Achieve uninterrupted sleep with these top tips

July 28, 2015

A good night's sleep is one of the best things you can do to ensure good health — but can be the most elusive. Here are some techniques that can help promote better sleep. Try one — or try them all.

Achieve uninterrupted sleep with these top tips

Create a transition routine

  • This is something you do every night before bed. It could be as simple as letting the cat out, washing your face and brushing your teeth or meditation exercises.
  • As you begin to move into your routine, your mind will physiologically prepare you for sleep.

Spritz sheets with lavender water

  • The scent is scientifically proven to promote relaxation.
  • Put lavender water in an atomizer and spray above your bed just before climbing in.

Hide your clock

  • That way if you wake up, you won't fret over how late it is and how much sleep you're missing.
  • And the light from it won't disturb you when you're trying to fall asleep.

Pajamas or not?

  • Pajamas. Warm skin helps to slow down your blood's circulation, cooling your internal temperature and generally contributing to a deeper sleep. Just don't overdo it.
  • Your body goes through cool-warm cycles, so you want loose-fitting pajamas that keep you comfortable through these changes.

Go green

Or another calming colour. A soothing colour provides a visual reminder, relaxing you as you lie in bed reading or preparing for sleep.

Choose the right pillow

  • The ideal pillow should be soft and not too high, and provide neck support.
  • If you're subject to allergies or find you're often stuffed up when you awake in the morning, try a hypoallergenic pillow.

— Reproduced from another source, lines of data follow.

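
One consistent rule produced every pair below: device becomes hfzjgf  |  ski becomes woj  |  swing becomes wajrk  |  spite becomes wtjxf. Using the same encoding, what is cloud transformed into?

gppvh

The shift depends on letter class: consonant d→h is +4, but vowel e→f is +1. Vowels shift forward by 1 and consonants shift forward by 4.
On cloud: c(cons)+4=g, l(cons)+4=p, o(vowel)+1=p, u(vowel)+1=v, d(cons)+4=h.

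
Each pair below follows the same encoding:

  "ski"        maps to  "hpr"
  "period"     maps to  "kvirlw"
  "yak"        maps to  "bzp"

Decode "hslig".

short

This is the alphabet-reversal cipher (Atbash): a becomes z, b becomes y, etc.
Undoing it on hslig: h↔s, s↔h, l↔o, i↔r, g↔t.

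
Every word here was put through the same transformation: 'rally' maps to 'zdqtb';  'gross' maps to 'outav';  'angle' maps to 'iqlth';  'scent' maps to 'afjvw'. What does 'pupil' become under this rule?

The shifts repeat in a cycle of length 3: positions 0,1,… shift by +8, +3, +5, then the pattern repeats.
Applying it to pupil: p+8=x, u+3=x, p+5=u, i+8=q, l+3=o.

xxuqo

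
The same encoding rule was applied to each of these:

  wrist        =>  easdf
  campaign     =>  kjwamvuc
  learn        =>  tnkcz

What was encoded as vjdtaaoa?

national

In wrist: w→e is +8, r→a is +9, i→s is +10, s→d is +11 — the shift increases by 1 each position. The shift increases by 1 at each position, starting from +8: 8, 9, 10, ….
Decoding vjdtaaoa: v−8=n, j−9=a, d−10=t, t−11=i, a−12=o, a−13=n, o−14=a, a−15=l.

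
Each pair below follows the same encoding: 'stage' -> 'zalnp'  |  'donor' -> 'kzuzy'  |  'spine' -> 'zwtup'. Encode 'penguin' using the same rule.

wpunftu

Vowels shift forward by 11 and consonants shift forward by 7.
On penguin: p(cons)+7=w, e(vowel)+11=p, n(cons)+7=u, g(cons)+7=n, u(vowel)+11=f, i(vowel)+11=t, n(cons)+7=u.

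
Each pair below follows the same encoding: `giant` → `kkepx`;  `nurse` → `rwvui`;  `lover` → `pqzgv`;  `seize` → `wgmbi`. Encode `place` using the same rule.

tneei

Shifts by position in giant: pos 0: g→k (+4), pos 1: i→k (+2), pos 2: a→e (+4), pos 3: n→p (+2) — repeating every 2. It's a Vigenère-style cipher with numeric key [4,2]: position i shifts by key[i mod 2].
For place: p+4=t, l+2=n, a+4=e, c+2=e, e+4=i.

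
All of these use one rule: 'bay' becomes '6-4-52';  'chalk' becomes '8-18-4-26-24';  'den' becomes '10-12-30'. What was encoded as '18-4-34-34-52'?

happy

b(#2)→6 and a(#1)→4: differences scale by 2, so n = 2·pos + 2. Each letter becomes 2×(its alphabet position, a=1..z=26) + 2.
Decoding 18-4-34-34-52: 18→(18−2)÷2=8=h, 4→(4−2)÷2=1=a, 34→(34−2)÷2=16=p, 34→(34−2)÷2=16=p, 52→(52−2)÷2=25=y.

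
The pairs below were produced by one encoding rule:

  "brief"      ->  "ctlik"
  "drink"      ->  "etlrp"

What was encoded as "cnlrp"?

The shift increases by 1 at each position, starting from +1: 1, 2, 3, ….
Undoing it on cnlrp: c−1=b, n−2=l, l−3=i, r−4=n, p−5=k.

blink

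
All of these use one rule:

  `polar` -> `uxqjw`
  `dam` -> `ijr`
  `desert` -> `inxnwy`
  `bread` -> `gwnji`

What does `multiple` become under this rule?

rdqyruqn

Vowels shift forward by 9 and consonants shift forward by 5.
On multiple: m(cons)+5=r, u(vowel)+9=d, l(cons)+5=q, t(cons)+5=y, i(vowel)+9=r, p(cons)+5=u, l(cons)+5=q, e(vowel)+9=n.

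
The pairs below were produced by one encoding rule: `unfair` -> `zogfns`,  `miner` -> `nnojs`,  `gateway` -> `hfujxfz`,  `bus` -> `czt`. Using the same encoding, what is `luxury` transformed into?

mzyzsz

Two shifts are in play — +5 for a/e/i/o/u, +1 for every other letter.
On luxury: l(cons)+1=m, u(vowel)+5=z, x(cons)+1=y, u(vowel)+5=z, r(cons)+1=s, y(cons)+1=z.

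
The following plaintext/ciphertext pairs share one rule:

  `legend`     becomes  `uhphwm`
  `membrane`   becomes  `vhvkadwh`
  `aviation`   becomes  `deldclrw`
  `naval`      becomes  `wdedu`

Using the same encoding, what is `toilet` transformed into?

The shift depends on letter class: consonant l→u is +9, but vowel e→h is +3. Vowels shift forward by 3 and consonants shift forward by 9.
On toilet: t(cons)+9=c, o(vowel)+3=r, i(vowel)+3=l, l(cons)+9=u, e(vowel)+3=h, t(cons)+9=c.

crluhc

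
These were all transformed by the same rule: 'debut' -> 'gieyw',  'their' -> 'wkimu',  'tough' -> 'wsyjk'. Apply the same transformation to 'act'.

The shift depends on letter class: consonant d→g is +3, but vowel e→i is +4. The rule splits by letter class: vowels +4, consonants +3.
Applying it to act: a(vowel)+4=e, c(cons)+3=f, t(cons)+3=w.

efw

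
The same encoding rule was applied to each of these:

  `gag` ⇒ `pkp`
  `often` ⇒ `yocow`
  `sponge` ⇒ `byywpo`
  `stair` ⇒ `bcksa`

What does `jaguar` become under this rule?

Two shifts are in play — +10 for a/e/i/o/u, +9 for every other letter.
Applying it to jaguar: j(cons)+9=s, a(vowel)+10=k, g(cons)+9=p, u(vowel)+10=e, a(vowel)+10=k, r(cons)+9=a.

skpeka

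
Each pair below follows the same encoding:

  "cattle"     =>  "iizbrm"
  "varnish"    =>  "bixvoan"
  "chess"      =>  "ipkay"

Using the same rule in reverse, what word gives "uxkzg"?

opera

Shifts by position in cattle: pos 0: c→i (+6), pos 1: a→i (+8), pos 2: t→z (+6), pos 3: t→b (+8) — repeating every 2. The shifts repeat in a cycle of length 2: positions 0,1,… shift by +6, +8, then the pattern repeats.
Reversing it on uxkzg: u−6=o, x−8=p, k−6=e, z−8=r, g−6=a.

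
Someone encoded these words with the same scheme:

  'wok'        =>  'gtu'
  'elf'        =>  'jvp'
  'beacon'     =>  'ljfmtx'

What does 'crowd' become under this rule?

Two shifts are in play — +5 for a/e/i/o/u, +10 for every other letter.
On crowd: c(cons)+10=m, r(cons)+10=b, o(vowel)+5=t, w(cons)+10=g, d(cons)+10=n.

mbtgn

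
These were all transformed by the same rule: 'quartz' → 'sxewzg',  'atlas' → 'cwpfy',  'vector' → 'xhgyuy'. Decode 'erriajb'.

In quartz: q→s is +2, u→x is +3, a→e is +4, r→w is +5 — the shift increases by 1 each position. The shift increases by 1 at each position, starting from +2: 2, 3, 4, ….
Undoing it on erriajb: e−2=c, r−3=o, r−4=n, i−5=d, a−6=u, j−7=c, b−8=t.

conduct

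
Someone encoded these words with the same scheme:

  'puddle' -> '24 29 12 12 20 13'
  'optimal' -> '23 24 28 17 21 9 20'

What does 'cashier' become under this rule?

11 9 27 16 17 13 26

The number is (letter's place in the alphabet, a=1) + 8.
On cashier: c=3→11, a=1→9, s=19→27, h=8→16, i=9→17, e=5→13, r=18→26.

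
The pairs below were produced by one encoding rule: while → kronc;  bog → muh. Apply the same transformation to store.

The output letters match the input read backwards, each shifted +6: while reversed is elihw. Two steps: reverse the string, then apply a Caesar shift of +6.
For store: reverse → erots; then shift: e+6=k, r+6=x, o+6=u, t+6=z, s+6=y.

kxuzy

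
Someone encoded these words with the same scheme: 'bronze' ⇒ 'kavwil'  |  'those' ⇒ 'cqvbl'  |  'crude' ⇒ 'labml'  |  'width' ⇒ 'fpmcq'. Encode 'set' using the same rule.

The rule splits by letter class: vowels +7, consonants +9.
On set: s(cons)+9=b, e(vowel)+7=l, t(cons)+9=c.

blc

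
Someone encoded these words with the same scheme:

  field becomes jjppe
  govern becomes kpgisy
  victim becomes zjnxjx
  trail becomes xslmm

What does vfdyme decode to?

result

It's a Vigenère-style cipher with numeric key [4,1,11]: position i shifts by key[i mod 3].
Decoding vfdyme: v−4=r, f−1=e, d−11=s, y−4=u, m−1=l, e−11=t.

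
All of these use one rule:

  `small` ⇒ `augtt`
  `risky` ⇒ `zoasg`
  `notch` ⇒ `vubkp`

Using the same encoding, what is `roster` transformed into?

The shift depends on letter class: consonant s→a is +8, but vowel a→g is +6. Vowels shift forward by 6 and consonants shift forward by 8.
On roster: r(cons)+8=z, o(vowel)+6=u, s(cons)+8=a, t(cons)+8=b, e(vowel)+6=k, r(cons)+8=z.

zuabkz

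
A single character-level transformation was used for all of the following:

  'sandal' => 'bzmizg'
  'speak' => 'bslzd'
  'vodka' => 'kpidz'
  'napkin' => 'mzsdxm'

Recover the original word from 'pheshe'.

output

s(18)→b(1) and a(0)→z(25) fit y≡3x+25 (mod 26); the inverse of 3 mod 26 is 9. This is an affine cipher: with a=0,…,z=25, each position x becomes (3x+25) mod 26.
Decoding pheshe: p(15)→9·(15−25)≡14=o; h(7)→9·(7−25)≡20=u; e(4)→9·(4−25)≡19=t; s(18)→9·(18−25)≡15=p; h(7)→9·(7−25)≡20=u; e(4)→9·(4−25)≡19=t (all mod 26).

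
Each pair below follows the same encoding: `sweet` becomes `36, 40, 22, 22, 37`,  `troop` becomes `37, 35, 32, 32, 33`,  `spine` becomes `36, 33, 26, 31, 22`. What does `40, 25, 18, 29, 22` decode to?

whale

The number is (letter's place in the alphabet, a=1) + 17.
Decoding 40, 25, 18, 29, 22: 40→(40−17)÷1=23=w, 25→(25−17)÷1=8=h, 18→(18−17)÷1=1=a, 29→(29−17)÷1=12=l, 22→(22−17)÷1=5=e.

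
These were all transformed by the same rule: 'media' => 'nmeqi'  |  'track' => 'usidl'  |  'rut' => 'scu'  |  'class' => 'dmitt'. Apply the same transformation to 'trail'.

The shift depends on letter class: consonant m→n is +1, but vowel e→m is +8. Two shifts are in play — +8 for a/e/i/o/u, +1 for every other letter.
Applying it to trail: t(cons)+1=u, r(cons)+1=s, a(vowel)+8=i, i(vowel)+8=q, l(cons)+1=m.

usiqm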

Switch to heavier curtains

  • Put them on the bedroom windows if you find it difficult to drop off.
  • Even the light from streetlights, a full moon or your neighbour's house can interfere with the circadian rhythm changes you need to fall asleep.

Banish pets

  • A study also found that dogs and cats created one of the biggest impediments to a good night's sleep since the discovery of caffeine.
  • One reason? The study found that 21 per cent of dogs and seven per cent of cats snored!

Eat a banana

  • It's a great natural source of melatonin, the sleep hormone, as well as tryptophan.
  • Or try the old standby, warm milk, which is also a good source of tryptophan.

No antacids before bed

If you take antacids, take them after dinner. They contain aluminum, which appears to interfere with sleep.

Listen to a book

A calming book on tape — poetry or a biography (no horror novels) — can have the same effect as a bedtime story for children.

Make lettuce tea

  • Steep leaves in a cup of water, add two sprigs of mint, and sip just before bed.
  • Lettuce contains lactucarium, which acts on the brain in a way similar to opium — without the risk of addiction.

Use a eucalyptus lotion

The strongly scented herb provides a soothing feeling and relaxing scent.

Take a hot bath

A bath increases your core body temperature, which abruptly drops when you get out of the bath, readying you for sleep.

Give yourself a massage

  • Slowly move the tips of your fingers around your eyes in a slow, circular motion.
  • After a minute, move down to your mouth, then to your neck and the back of your head.
  • Continue down your body until you're ready to drop off to sleep.